Dello stesso avviso è Andrea De Maria del Pd, già sindaco di Marzabotto, che in una lettera aperta a Carlo Smuraglia, presidente nazionale Anpi, dimostra di ritenere l’abolizione delle feste “scarsamente efficace sul piano economico e molto grave su quello dell’identità del Paese”. “Resistenza, lavoro ed equità sociale, Costituzione e Repubblica –afferma- non sono vuote parole, ma le basi su cui la nostra Italia democratica trova le ragioni della sua coesione. Queste feste rappresentano i valori fondamentali di riferimento per tutti gli italiani”.
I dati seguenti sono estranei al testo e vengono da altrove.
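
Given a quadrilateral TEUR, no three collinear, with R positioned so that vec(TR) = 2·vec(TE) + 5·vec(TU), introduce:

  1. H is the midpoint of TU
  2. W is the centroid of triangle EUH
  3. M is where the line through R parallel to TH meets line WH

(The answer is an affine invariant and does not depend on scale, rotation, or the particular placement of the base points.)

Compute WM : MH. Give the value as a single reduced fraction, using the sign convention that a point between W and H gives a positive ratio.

WM:MH = -5/6

Choose coordinates T = (0, 0), E = (1, 0), U = (0, 1), R = (2, 5).
1. H is the midpoint of TU ⇒ H = (0, 1/2)
2. W is the centroid of triangle EUH ⇒ W = (1/3, 1/2)
3. M is where the line through R parallel to TH meets line WH ⇒ M = (2, 1/2)
M = W + t·(H−W) with t = -5, so WM:MH = t:(1−t) = -5:6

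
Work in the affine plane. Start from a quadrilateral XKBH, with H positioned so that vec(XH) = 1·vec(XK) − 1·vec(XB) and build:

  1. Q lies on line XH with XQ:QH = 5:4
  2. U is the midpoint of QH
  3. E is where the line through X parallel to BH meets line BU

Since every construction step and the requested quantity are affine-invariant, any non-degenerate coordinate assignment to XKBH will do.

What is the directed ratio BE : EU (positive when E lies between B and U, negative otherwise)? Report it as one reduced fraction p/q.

BE:EU = -9/7

Work in coordinates with X = (0, 0), K = (1, 0), B = (0, 1), H = (1, -1).
1. Q lies on line XH with XQ:QH = 5:4 ⇒ Q = (5/9, -5/9)
2. U is the midpoint of QH ⇒ U = (7/9, -7/9)
3. E is where the line through X parallel to BH meets line BU ⇒ E = (7/2, -7)
E = B + t·(U−B) with t = 9/2, so BE:EU = t:(1−t) = 9/2:-7/2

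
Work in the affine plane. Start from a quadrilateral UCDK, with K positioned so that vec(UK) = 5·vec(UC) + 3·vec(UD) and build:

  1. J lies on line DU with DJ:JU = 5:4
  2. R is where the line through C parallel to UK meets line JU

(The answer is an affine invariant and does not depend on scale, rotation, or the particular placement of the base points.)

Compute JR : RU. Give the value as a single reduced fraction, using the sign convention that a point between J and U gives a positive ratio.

JR:RU = -47/27

Choose coordinates U = (0, 0), C = (1, 0), D = (0, 1), K = (5, 3).
1. J lies on line DU with DJ:JU = 5:4 ⇒ J = (0, 4/9)
2. R is where the line through C parallel to UK meets line JU ⇒ R = (0, -3/5)
R = J + t·(U−J) with t = 47/20, so JR:RU = t:(1−t) = 47/20:-27/20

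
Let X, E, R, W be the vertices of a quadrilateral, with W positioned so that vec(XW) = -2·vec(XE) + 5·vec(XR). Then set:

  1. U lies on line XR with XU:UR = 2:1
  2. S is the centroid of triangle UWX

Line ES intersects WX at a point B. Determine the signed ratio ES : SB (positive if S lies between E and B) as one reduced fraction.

Set X = (0, 0), E = (1, 0), R = (0, 1), W = (-2, 5); any affine frame gives the same invariant.
1. U lies on line XR with XU:UR = 2:1 ⇒ U = (0, 2/3)
2. S is the centroid of triangle UWX ⇒ S = (-2/3, 17/9)
line ES meets WX at B = (-34/41, 85/41)
S = E + t·(B−E) with t = 41/45, so ES:SB = 41/45:4/45

ES:SB = 41/4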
Maurizio Ridolfi, uno dei promotori della petizione è d’accordo con De Maria sulla sostanziale mancanza d’incisività del decreto legge, per risanare la nostra economia: “Il provvedimento è stato intrapreso per una mera valenza opportunistica, visto che non ha un effettivo vantaggio economico. Se si fosse promossa una discussione ampia e pubblica non sarebbe stato possibile abolire queste feste, perché la maggior parte del Paese crede ancora a dei valori comuni che collegano il Risorgimento alla Resistenza. Il significato, ad esempio, del primo maggio ce lo ricorda l’articolo 1 della nostra carta costituzionale”.

A smentire il presunto valore europeista del comma 24 è il sindaco di Forlì, Roberto Balzani: “A chi potrebbe venire in mente –si chiede- di abolire il 14 luglio in Francia o il 4 luglio negli Stati Uniti?” E allora propone: “Diamo un equilibrio al provvedimento e aboliamo piuttosto alcune feste religiose meno sentite come l’8 dicembre”.
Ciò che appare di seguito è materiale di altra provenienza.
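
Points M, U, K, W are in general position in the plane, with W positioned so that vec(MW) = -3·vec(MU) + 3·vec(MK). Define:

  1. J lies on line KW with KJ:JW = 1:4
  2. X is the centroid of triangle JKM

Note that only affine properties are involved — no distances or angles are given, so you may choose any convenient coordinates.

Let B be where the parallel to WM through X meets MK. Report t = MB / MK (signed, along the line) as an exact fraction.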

“Abbiamo deciso di lanciare questa petizione online –dichiara Sauro Mattarelli– poiché nessun leader politico stava reagendo. Sposare arbitrariamente quelle feste significa sopprimerne il valore stesso e ciò è improduttivo non solo per il pil (inciderebbe solo dello 0,2 per cento), ma anche per la coesione sociale del Paese. Il provvedimento –continua Mattarelli- produce effetti dal sapore punitivo nei confronti dei ceti lavoratori che sorreggono l’economia italiana e in più crea uno squilibrio tra feste laiche e religiose”.
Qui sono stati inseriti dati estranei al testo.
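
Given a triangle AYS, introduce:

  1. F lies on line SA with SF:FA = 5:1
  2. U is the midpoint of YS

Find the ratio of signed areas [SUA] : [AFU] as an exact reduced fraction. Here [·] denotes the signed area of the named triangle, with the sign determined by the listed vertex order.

Assign A = (0, 0), Y = (1, 0), S = (0, 1) — the answer is frame-independent, so this choice is without loss of generality.
1. F lies on line SA with SF:FA = 5:1 ⇒ F = (0, 1/6)
2. U is the midpoint of YS ⇒ U = (1/2, 1/2)
2·[SUA] = -1/2, 2·[AFU] = -1/12
[SUA]:[AFU] = -1/2:-1/12 = 6

[SUA]:[AFU] = 6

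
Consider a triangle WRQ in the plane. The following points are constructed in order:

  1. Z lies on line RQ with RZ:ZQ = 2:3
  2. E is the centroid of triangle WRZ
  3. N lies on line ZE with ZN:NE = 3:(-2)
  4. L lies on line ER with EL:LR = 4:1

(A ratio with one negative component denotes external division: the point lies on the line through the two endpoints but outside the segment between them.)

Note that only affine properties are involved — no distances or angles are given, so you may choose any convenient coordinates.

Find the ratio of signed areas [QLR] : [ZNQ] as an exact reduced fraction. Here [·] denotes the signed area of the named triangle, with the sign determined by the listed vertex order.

[QLR]:[ZNQ] = -1/9

Choose coordinates W = (0, 0), R = (1, 0), Q = (0, 1).
1. Z lies on line RQ with RZ:ZQ = 2:3 ⇒ Z = (3/5, 2/5)
2. E is the centroid of triangle WRZ ⇒ E = (8/15, 2/15)
3. N lies on line ZE with ZN:NE = 3:(-2) ⇒ N = (2/5, -2/5)
4. L lies on line ER with EL:LR = 4:1 ⇒ L = (68/75, 2/75)
2·[QLR] = 1/15, 2·[ZNQ] = -3/5
[QLR]:[ZNQ] = 1/15:-3/5 = -1/9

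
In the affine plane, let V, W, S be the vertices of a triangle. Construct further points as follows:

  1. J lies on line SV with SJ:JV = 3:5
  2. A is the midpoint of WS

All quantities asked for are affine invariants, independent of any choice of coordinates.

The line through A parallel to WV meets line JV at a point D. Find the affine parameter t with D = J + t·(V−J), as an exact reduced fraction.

Set V = (0, 0), W = (1, 0), S = (0, 1); any affine frame gives the same invariant.
1. J lies on line SV with SJ:JV = 3:5 ⇒ J = (0, 5/8)
2. A is the midpoint of WS ⇒ A = (1/2, 1/2)
through A parallel to WV: direction (-1, 0); meets JV at D = (0, 1/2)
D = J + t·(V−J) with t = 1/5

t = 1/5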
Bisognerebbe ogni tanto rammentarsi di Quintino Sella che ammoniva la classe politica a dare il buon esempio. “I sacrifici quando sono da fare si fanno, ma chi te li chiede deve avere le carte in regola”, ammonisce Mattarelli. E allora proprio non piace quel comma 24: per Ridolfi è “un codicillo infilato in gazzetta senza consultare il popolo, il segno di un’Italia smarrita di fronte alla propria storia”.